Today op-ed writers and bloggers alike are going critical on Obama’s performance in last night’s debate. Like teenagers on OMG (Oh My God!), they say things like, “Like, did you hear what Obama said in the middle?” and “OMG, Hillary had the best put down.”
A basic dictum in anthropology, and much of life, is to pay attention to both what people say and what people do. And the doing often matters much more. But today’s critics are all focused on the message, not the medium or even the meta-message. From the perspective of this neuroanthropologist, Obama won. Here’s why.

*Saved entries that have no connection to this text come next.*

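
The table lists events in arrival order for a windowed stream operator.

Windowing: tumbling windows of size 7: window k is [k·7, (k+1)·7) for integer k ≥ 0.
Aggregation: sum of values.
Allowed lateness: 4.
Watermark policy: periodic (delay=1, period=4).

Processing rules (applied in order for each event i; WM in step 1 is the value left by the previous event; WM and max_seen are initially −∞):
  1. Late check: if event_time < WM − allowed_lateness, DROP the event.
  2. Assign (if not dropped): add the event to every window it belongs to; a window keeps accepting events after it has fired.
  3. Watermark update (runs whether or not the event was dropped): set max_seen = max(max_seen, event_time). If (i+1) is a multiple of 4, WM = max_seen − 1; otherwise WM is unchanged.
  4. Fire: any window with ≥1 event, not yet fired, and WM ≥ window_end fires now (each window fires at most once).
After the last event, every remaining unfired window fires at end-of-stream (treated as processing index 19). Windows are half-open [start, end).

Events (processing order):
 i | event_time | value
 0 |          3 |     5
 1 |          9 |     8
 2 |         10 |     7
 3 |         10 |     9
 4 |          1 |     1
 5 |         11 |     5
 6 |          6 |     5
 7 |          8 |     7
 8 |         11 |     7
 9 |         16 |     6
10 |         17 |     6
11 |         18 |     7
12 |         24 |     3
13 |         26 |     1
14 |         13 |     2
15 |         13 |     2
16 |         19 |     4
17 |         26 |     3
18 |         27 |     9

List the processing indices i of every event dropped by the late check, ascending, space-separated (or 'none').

i=0 t=3 v=5: → [0,7); WM=−∞
i=1 t=9 v=8: → [7,14); WM=−∞
i=2 t=10 v=7: → [7,14); WM=−∞
i=3 t=10 v=9: → [7,14); WM=9; [0,7) fires=5
i=4 t=1 v=1: DROP (t<9-4); WM=9
i=5 t=11 v=5: → [7,14); WM=9
i=6 t=6 v=5: → [0,7); WM=9
i=7 t=8 v=7: → [7,14); WM=10
i=8 t=11 v=7: → [7,14); WM=10
i=9 t=16 v=6: → [14,21); WM=10
i=10 t=17 v=6: → [14,21); WM=10
i=11 t=18 v=7: → [14,21); WM=17; [7,14) fires=43
i=12 t=24 v=3: → [21,28); WM=17
i=13 t=26 v=1: → [21,28); WM=17
i=14 t=13 v=2: → [7,14); WM=17
i=15 t=13 v=2: → [7,14); WM=25; [14,21) fires=19
i=16 t=19 v=4: DROP (t<25-4); WM=25
i=17 t=26 v=3: → [21,28); WM=25
i=18 t=27 v=9: → [21,28); WM=25

4 16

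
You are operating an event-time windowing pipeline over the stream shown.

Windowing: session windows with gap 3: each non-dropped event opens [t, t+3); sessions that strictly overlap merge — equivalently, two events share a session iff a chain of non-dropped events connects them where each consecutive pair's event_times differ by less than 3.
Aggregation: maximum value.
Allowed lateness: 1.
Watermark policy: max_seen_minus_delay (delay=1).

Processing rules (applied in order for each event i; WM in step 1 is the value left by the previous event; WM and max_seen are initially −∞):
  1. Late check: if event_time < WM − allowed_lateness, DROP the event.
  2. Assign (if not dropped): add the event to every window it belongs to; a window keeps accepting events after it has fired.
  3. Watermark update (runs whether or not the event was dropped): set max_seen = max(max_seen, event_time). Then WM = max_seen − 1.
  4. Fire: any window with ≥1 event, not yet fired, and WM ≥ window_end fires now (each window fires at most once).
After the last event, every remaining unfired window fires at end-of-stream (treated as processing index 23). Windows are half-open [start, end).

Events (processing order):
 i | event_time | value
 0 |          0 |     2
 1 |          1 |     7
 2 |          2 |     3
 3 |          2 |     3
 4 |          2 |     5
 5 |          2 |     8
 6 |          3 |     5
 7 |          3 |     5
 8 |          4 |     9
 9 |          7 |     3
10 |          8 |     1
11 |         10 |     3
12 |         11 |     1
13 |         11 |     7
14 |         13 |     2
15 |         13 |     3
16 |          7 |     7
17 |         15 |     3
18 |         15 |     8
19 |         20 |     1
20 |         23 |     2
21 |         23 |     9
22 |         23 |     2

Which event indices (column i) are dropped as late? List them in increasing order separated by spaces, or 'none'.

16

i=0 t=0 v=2: → [0,3); WM=-1
i=1 t=1 v=7: → [0,4); WM=0
i=2 t=2 v=3: → [0,5); WM=1
i=3 t=2 v=3: → [0,5); WM=1
i=4 t=2 v=5: → [0,5); WM=1
i=5 t=2 v=8: → [0,5); WM=1
i=6 t=3 v=5: → [0,6); WM=2
i=7 t=3 v=5: → [0,6); WM=2
i=8 t=4 v=9: → [0,7); WM=3
i=9 t=7 v=3: → [7,10); WM=6
i=10 t=8 v=1: → [7,11); WM=7
i=11 t=10 v=3: → [7,13); WM=9
i=12 t=11 v=1: → [7,14); WM=10
i=13 t=11 v=7: → [7,14); WM=10
i=14 t=13 v=2: → [7,16); WM=12
i=15 t=13 v=3: → [7,16); WM=12
i=16 t=7 v=7: DROP (t<12-1); WM=12
i=17 t=15 v=3: → [7,18); WM=14
i=18 t=15 v=8: → [7,18); WM=14
i=19 t=20 v=1: → [20,23); WM=19
i=20 t=23 v=2: → [23,26); WM=22
i=21 t=23 v=9: → [23,26); WM=22
i=22 t=23 v=2: → [23,26); WM=22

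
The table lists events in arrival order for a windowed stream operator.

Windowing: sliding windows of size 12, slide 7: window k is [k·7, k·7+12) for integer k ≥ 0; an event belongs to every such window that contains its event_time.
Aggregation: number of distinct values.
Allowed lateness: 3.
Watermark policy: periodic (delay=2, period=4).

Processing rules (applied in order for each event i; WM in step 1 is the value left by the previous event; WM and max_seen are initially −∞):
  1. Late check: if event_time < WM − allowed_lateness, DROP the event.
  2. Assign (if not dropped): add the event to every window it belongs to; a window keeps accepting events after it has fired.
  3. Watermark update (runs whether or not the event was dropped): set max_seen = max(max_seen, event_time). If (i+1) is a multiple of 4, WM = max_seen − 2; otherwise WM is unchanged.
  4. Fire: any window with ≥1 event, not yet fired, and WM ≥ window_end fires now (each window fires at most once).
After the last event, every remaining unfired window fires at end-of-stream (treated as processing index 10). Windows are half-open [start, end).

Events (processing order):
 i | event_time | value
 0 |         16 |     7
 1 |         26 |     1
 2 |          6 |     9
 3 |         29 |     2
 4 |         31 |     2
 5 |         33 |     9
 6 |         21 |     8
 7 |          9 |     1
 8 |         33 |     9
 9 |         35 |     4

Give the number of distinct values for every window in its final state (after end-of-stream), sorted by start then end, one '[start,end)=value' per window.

i=0 t=16 v=7: → [14,26),[7,19); WM=−∞
i=1 t=26 v=1: → [21,33); WM=−∞
i=2 t=6 v=9: → [0,12); WM=−∞
i=3 t=29 v=2: → [28,40),[21,33); WM=27; [0,12) fires=1 [7,19) fires=1 [14,26) fires=1
i=4 t=31 v=2: → [28,40),[21,33); WM=27
i=5 t=33 v=9: → [28,40); WM=27
i=6 t=21 v=8: DROP (t<27-3); WM=27
i=7 t=9 v=1: DROP (t<27-3); WM=31
i=8 t=33 v=9: → [28,40); WM=31
i=9 t=35 v=4: → [35,47),[28,40); WM=31

[0,12)=1 [7,19)=1 [14,26)=1 [21,33)=2 [28,40)=3 [35,47)=1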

Let’s talk medium. A nationally televised debate. And in this debate it is the performance that matters as much as the words said. Last night for the first time Obama acted presidential, not just inspirational. “The buck stops here”–that was the most significant moment of the debate. People want leadership from a president. Obama showed himself ready.
The whole debate format backed that up, reinforcing a clear but largely unconscious conclusion. For the first time Clinton said Obama was presidential. The moderators defered to Obama, even with their challenging follow-up questions–reporters after a leader. Remember the moderator comment, apologizing to Clinton for Obama speaking more? All Clinton could comment was, “I noticed.”
In the primate world an avoidant gaze is a mark of submission. Clinton, time and again, had her eyes wandering around the crowd. Obama looked directly at the moderators or at the cameras. The implicit message? Here’s the leader.
And the meta-message? Whatever the policy debates and the snipping over verbal gaffes and significant others (OMG! they know people!), Obama had the clearer meta-message. We need change. We need to address the broad problems facing all of us. We need to get past politics as usual.
Why is this important? Obama, in responding to criticisms, consistently and clearly came back to his meta message, his unifying theme. Clinton came off as defensive in her meta-message–But I have experience, But I’ve been vetted by Republican attacks. It was not about leadership. And it was dispersed, rather than focused. Focus matters.
What about those spontaneous moments? Applause, muted and quickly cut off, came for Obama. People heard that, in the room and on television. People saw the two candidates’ eyes. People followed not just the questions, but how the reporters acted. People got the take-home meta-message. Context, interactions, behaviors–Obama acted like a winner in a convincing way reinforced by those around him.
Do I agree with all his words? I don’t know. I don’t even remember them all. But I know what I saw.